Questions Remain: Some safety and technical questions remain however. Like are the washers ok or is that a safety issue and if not how does one straighten an axle beam or is it better to buy one new at $487 plus shipping from HondaPartsNow.com or what? What should one expect to pay for having the flange on the end of the beam straightened anyone know? I have never had this kind of work done and do not know all the logistics involved?

I asked the question of this forum:


Wagovan Forums:



  1. Did you try removing the brake shoes WITH everything else installed/tightened?

  2. VitalBodies permalink

    No. The next test is to remove the wheel/tire and drum then remove the brake shoes and put all the other parts back on (except the brake shoes) to see if the shoes are binding.

  3. Brake cylinder perhaps… misaliging the brake shoes?

  4. VitalBodies permalink

    We are getting down to where that is one of the last few choices – most everything else is new.
    The cylinder looks to be installed correctly (at a glance) and is retracted in all the way but is worth checking – not sure what to check for other than look it up in the Honda factory manual and see what is suggested.
    At one point we did not have much brake fluid in that line as some had leaked out waiting for parts and we still had binding.
    Since then we did bleed the brakes and refill the reservoir.

  5. Seems like something may not be plumb or bent. I would measure the distance between the backing plate and the round disc that the lug nuts screw-on and compare to the passenger side. Measure at various points around the circumference with a fine ruler. A run-out gauge could reveal allot for something bent. The backing plate could be extending too far out or the lug-bolt disc (whatever it’s called) is too far inward. You could use some precision washers (on lug bolts) or shim plate between the drum and the lug disc to see if that helps. Bet it will. If it’s something bent that may be the easiest fix, of course, if it will not compromise safety.

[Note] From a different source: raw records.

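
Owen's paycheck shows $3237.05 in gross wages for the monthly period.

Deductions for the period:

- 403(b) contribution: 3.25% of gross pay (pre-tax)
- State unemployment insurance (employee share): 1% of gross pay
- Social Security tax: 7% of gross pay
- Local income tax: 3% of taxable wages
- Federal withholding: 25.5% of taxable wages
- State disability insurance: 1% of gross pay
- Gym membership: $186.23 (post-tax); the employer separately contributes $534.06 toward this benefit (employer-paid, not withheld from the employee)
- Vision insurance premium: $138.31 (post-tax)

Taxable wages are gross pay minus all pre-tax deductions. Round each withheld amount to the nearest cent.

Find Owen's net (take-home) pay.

$1623.40

403(b) contribution: $3237.05 × 0.0325 = $105.20
Taxable wages = $3237.05 − $105.20 = $3131.85
Local income tax: $3131.85 × 0.03 = $93.96
Federal withholding: $3131.85 × 0.255 = $798.62
Social Security tax: $3237.05 × 0.07 = $226.59
State disability insurance: $3237.05 × 0.01 = $32.37
State unemployment insurance (employee share): $3237.05 × 0.01 = $32.37
Gym membership: $186.23
Vision insurance premium: $138.31
(Employer's $534.06 toward gym membership is not withheld from the employee.)
Total deductions = $105.20 + $93.96 + $798.62 + $226.59 + $32.37 + $32.37 + $186.23 + $138.31 = $1613.65
Net pay = $3237.05 − $1613.65 = $1623.40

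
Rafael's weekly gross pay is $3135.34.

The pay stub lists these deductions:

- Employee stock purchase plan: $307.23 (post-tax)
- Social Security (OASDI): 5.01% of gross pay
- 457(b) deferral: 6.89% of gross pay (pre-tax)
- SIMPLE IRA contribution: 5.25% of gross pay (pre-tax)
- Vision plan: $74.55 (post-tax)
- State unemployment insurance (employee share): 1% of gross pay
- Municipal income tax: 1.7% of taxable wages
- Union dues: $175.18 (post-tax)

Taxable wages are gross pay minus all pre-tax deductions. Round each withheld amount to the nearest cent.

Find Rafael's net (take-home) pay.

$1962.49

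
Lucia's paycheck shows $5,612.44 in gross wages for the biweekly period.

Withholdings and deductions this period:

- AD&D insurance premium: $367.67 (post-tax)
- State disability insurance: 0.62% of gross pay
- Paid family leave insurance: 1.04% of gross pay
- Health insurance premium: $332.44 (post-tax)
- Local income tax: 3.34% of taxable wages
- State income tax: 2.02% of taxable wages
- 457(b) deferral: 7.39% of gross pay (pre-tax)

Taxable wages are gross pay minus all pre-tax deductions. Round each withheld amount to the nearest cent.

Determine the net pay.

457(b) deferral: $5,612.44 × 0.0739 = $414.76
Taxable wages = $5,612.44 − $414.76 = $5,197.68
Local income tax: $5,197.68 × 0.0334 = $173.60
State income tax: $5,197.68 × 0.0202 = $104.99
State disability insurance: $5,612.44 × 0.0062 = $34.80
Paid family leave insurance: $5,612.44 × 0.0104 = $58.37
Health insurance premium: $332.44
AD&D insurance premium: $367.67
Total deductions = $414.76 + $173.60 + $104.99 + $34.80 + $58.37 + $332.44 + $367.67 = $1,486.63
Net pay = $5,612.44 − $1,486.63 = $4,125.81

$4,125.81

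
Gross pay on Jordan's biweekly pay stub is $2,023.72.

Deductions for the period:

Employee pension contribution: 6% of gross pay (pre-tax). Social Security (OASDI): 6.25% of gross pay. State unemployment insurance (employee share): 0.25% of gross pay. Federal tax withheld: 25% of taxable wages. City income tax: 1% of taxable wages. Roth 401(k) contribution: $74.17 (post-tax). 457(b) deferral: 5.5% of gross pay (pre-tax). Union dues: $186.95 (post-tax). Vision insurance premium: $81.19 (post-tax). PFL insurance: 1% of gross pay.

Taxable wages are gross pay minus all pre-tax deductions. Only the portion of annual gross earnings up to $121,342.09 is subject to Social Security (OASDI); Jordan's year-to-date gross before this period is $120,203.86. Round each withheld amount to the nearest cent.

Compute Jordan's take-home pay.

$886.59

457(b) deferral: $2,023.72 × 0.055 = $111.30
Employee pension contribution: $2,023.72 × 0.06 = $121.42
Pre-tax total = $111.30 + $121.42 = $232.72
Taxable wages = $2,023.72 − $232.72 = $1,791.00
Federal tax withheld: $1,791.00 × 0.25 = $447.75
City income tax: $1,791.00 × 0.01 = $17.91
PFL insurance: $2,023.72 × 0.01 = $20.24
State unemployment insurance (employee share): $2,023.72 × 0.0025 = $5.06
Social Security (OASDI): only $121,342.09 − $120,203.86 = $1,138.23 of this check is subject → $1,138.23 × 0.0625 = $71.14
Vision insurance premium: $81.19
Union dues: $186.95
Roth 401(k) contribution: $74.17
Total deductions = $111.30 + $121.42 + $447.75 + $17.91 + $20.24 + $5.06 + $71.14 + $81.19 + $186.95 + $74.17 = $1,137.13
Net pay = $2,023.72 − $1,137.13 = $886.59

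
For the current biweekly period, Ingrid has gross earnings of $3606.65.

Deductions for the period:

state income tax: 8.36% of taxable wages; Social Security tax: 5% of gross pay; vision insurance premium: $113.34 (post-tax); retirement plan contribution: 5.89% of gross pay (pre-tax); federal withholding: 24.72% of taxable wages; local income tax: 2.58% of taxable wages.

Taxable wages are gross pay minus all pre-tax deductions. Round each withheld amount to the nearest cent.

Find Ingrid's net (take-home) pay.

$1890.17

Retirement plan contribution: $3606.65 × 0.0589 = $212.43
Taxable wages = $3606.65 − $212.43 = $3394.22
State income tax: $3394.22 × 0.0836 = $283.76
Federal withholding: $3394.22 × 0.2472 = $839.05
Local income tax: $3394.22 × 0.0258 = $87.57
Social Security tax: $3606.65 × 0.05 = $180.33
Vision insurance premium: $113.34
Total deductions = $212.43 + $283.76 + $839.05 + $87.57 + $180.33 + $113.34 = $1716.48
Net pay = $3606.65 − $1716.48 = $1890.17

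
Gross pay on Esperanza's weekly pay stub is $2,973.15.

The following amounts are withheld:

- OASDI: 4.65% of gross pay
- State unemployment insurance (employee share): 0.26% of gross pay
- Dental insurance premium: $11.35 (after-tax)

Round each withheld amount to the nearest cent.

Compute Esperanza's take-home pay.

OASDI: $2,973.15 × 0.0465 = $138.25
State unemployment insurance (employee share): $2,973.15 × 0.0026 = $7.73
Dental insurance premium: $11.35
Total deductions = $138.25 + $7.73 + $11.35 = $157.33
Net pay = $2,973.15 − $157.33 = $2,815.82

$2,815.82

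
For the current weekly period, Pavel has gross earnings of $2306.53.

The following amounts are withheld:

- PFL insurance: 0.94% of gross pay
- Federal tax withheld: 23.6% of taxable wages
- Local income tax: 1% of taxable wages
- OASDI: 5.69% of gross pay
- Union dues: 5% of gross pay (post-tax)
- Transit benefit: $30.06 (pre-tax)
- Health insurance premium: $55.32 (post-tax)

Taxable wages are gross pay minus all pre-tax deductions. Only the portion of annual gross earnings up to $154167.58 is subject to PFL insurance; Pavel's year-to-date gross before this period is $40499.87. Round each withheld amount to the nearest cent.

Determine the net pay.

Transit benefit: $30.06
Taxable wages = $2306.53 − $30.06 = $2276.47
Local income tax: $2276.47 × 0.01 = $22.76
Federal tax withheld: $2276.47 × 0.236 = $537.25
OASDI: $2306.53 × 0.0569 = $131.24
PFL insurance: cap not yet reached, full $2306.53 is subject → $2306.53 × 0.0094 = $21.68
Union dues: $2306.53 × 0.05 = $115.33
Health insurance premium: $55.32
Total deductions = $30.06 + $22.76 + $537.25 + $131.24 + $21.68 + $115.33 + $55.32 = $913.64
Net pay = $2306.53 − $913.64 = $1392.89

$1392.89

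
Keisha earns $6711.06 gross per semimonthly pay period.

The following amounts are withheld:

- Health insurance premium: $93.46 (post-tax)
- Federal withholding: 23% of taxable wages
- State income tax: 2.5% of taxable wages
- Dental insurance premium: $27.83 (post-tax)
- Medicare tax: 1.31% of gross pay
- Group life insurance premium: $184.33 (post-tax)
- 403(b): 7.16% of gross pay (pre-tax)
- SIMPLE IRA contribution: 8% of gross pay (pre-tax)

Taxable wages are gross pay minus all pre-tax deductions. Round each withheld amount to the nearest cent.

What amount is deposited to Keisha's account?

$3848.26

SIMPLE IRA contribution: $6711.06 × 0.08 = $536.88
403(b): $6711.06 × 0.0716 = $480.51
Pre-tax total = $536.88 + $480.51 = $1017.39
Taxable wages = $6711.06 − $1017.39 = $5693.67
State income tax: $5693.67 × 0.025 = $142.34
Federal withholding: $5693.67 × 0.23 = $1309.54
Medicare tax: $6711.06 × 0.0131 = $87.91
Health insurance premium: $93.46
Group life insurance premium: $184.33
Dental insurance premium: $27.83
Total deductions = $536.88 + $480.51 + $142.34 + $1309.54 + $87.91 + $93.46 + $184.33 + $27.83 = $2862.80
Net pay = $6711.06 − $2862.80 = $3848.26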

  6. VitalBodies permalink

    We did measure the hub distance to the backing plate on the driver side and passenger side and got the same measurement. We did NOT measure in a number locations and could try that. Washers were tired earlier and a spacer was tried with no luck.

  7. Then something certainly must be bent. How about shimming 1 washer at a time alternating between lugs as a test?

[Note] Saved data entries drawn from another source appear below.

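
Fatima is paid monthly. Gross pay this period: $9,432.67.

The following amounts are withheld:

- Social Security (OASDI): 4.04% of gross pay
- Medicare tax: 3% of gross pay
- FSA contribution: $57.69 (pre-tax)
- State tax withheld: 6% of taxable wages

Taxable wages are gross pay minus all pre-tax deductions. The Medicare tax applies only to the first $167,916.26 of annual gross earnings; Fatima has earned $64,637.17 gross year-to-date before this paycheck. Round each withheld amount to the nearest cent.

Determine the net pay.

$8,148.42

FSA contribution: $57.69
Taxable wages = $9,432.67 − $57.69 = $9,374.98
State tax withheld: $9,374.98 × 0.06 = $562.50
Social Security (OASDI): $9,432.67 × 0.0404 = $381.08
Medicare tax: cap not yet reached, full $9,432.67 is subject → $9,432.67 × 0.03 = $282.98
Total deductions = $57.69 + $562.50 + $381.08 + $282.98 = $1,284.25
Net pay = $9,432.67 − $1,284.25 = $8,148.42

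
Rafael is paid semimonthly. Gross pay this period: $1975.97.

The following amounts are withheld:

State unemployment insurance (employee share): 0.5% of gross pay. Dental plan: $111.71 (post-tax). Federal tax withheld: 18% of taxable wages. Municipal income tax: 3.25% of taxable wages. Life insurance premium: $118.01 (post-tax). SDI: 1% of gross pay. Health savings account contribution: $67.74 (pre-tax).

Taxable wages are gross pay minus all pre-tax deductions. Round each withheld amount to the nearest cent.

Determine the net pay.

Health savings account contribution: $67.74
Taxable wages = $1975.97 − $67.74 = $1908.23
Municipal income tax: $1908.23 × 0.0325 = $62.02
Federal tax withheld: $1908.23 × 0.18 = $343.48
State unemployment insurance (employee share): $1975.97 × 0.005 = $9.88
SDI: $1975.97 × 0.01 = $19.76
Life insurance premium: $118.01
Dental plan: $111.71
Total deductions = $67.74 + $62.02 + $343.48 + $9.88 + $19.76 + $118.01 + $111.71 = $732.60
Net pay = $1975.97 − $732.60 = $1243.37

$1243.37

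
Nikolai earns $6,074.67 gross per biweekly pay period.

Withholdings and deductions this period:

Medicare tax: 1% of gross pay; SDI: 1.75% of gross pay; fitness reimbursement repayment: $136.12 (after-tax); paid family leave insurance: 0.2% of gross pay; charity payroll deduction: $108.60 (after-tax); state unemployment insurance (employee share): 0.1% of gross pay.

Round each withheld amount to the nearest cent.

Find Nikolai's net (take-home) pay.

$5,644.67

Medicare tax: $6,074.67 × 0.01 = $60.75
Paid family leave insurance: $6,074.67 × 0.002 = $12.15
SDI: $6,074.67 × 0.0175 = $106.31
State unemployment insurance (employee share): $6,074.67 × 0.001 = $6.07
Charity payroll deduction: $108.60
Fitness reimbursement repayment: $136.12
Total deductions = $60.75 + $12.15 + $106.31 + $6.07 + $108.60 + $136.12 = $430.00
Net pay = $6,074.67 − $430.00 = $5,644.67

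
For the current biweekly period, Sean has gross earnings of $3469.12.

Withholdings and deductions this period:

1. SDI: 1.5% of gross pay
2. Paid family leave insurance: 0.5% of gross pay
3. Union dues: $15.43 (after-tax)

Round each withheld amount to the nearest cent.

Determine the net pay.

$3384.30

Paid family leave insurance: $3469.12 × 0.005 = $17.35
SDI: $3469.12 × 0.015 = $52.04
Union dues: $15.43
Total deductions = $17.35 + $52.04 + $15.43 = $84.82
Net pay = $3469.12 − $84.82 = $3384.30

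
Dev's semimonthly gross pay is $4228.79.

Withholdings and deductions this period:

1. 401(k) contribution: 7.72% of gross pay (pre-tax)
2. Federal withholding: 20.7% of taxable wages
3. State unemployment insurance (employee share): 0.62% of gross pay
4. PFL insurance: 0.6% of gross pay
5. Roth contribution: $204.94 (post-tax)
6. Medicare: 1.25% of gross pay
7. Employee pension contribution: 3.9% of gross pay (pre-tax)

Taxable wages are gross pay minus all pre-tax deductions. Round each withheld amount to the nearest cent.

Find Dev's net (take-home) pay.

$2654.38

401(k) contribution: $4228.79 × 0.0772 = $326.46
Employee pension contribution: $4228.79 × 0.039 = $164.92
Pre-tax total = $326.46 + $164.92 = $491.38
Taxable wages = $4228.79 − $491.38 = $3737.41
Federal withholding: $3737.41 × 0.207 = $773.64
PFL insurance: $4228.79 × 0.006 = $25.37
Medicare: $4228.79 × 0.0125 = $52.86
State unemployment insurance (employee share): $4228.79 × 0.0062 = $26.22
Roth contribution: $204.94
Total deductions = $326.46 + $164.92 + $773.64 + $25.37 + $52.86 + $26.22 + $204.94 = $1574.41
Net pay = $4228.79 − $1574.41 = $2654.38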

  8. Or brake shoes skewed opposite sides.

  9. VitalBodies permalink

    Have not tried either of those suggestions as yet.
    It is strange, as the spindle is factory new, the bearing/hub/drum/wheel/lugs are ruled out as they work fine on both sides and the backing plate is new also.
    If the flange that is on the end of the axle beam is bent or possible warped (the one that the spindle bolts to) I wonder if that is enough to warp the backing plate and cause the binding?
    Does not seem like it as the backing plate is bolted to the spindle rather than axle beam and the metal is quite thick on the spindle. The ARM, L. RR. TRAILING (trailing arm?) could be bent or warped.

  10. Perhaps you could pose the axle-beam question on the Honda thread: http://honda-tech.com/showthread.php?t=2755947

    If using washers, go with grade 5 or 8 (hardened) and as few as possible stacked. You may have to check the lug nuts periodically for tightness. Would do this as a temp fix or have a custom shim plate made at a machine shop. Basically, a large shim plate with the proper angle corresponding to the relative rotation of the lug bolts. A wood or aluminum shim plate could be made as a template and have a machine shop duplicate in steel.

    You could also take the axle beam to a machine shop if it needs straightening. With the proper tools, machines etc., can’t imagine it being that difficult to straighten. Seems crazy to spend so much for a new one.

  11. VitalBodies permalink

    The only washers are between the axle beam and the spindle – any others were removed.
    There are two washers, one per bolt on the froward (front of car) side between the axle beam and spindle to correct the toe in.
    The are automotive grade washer that have that gold/yellow appearance.
    I wonder if a machine shop or body shop would be best to correct the axle?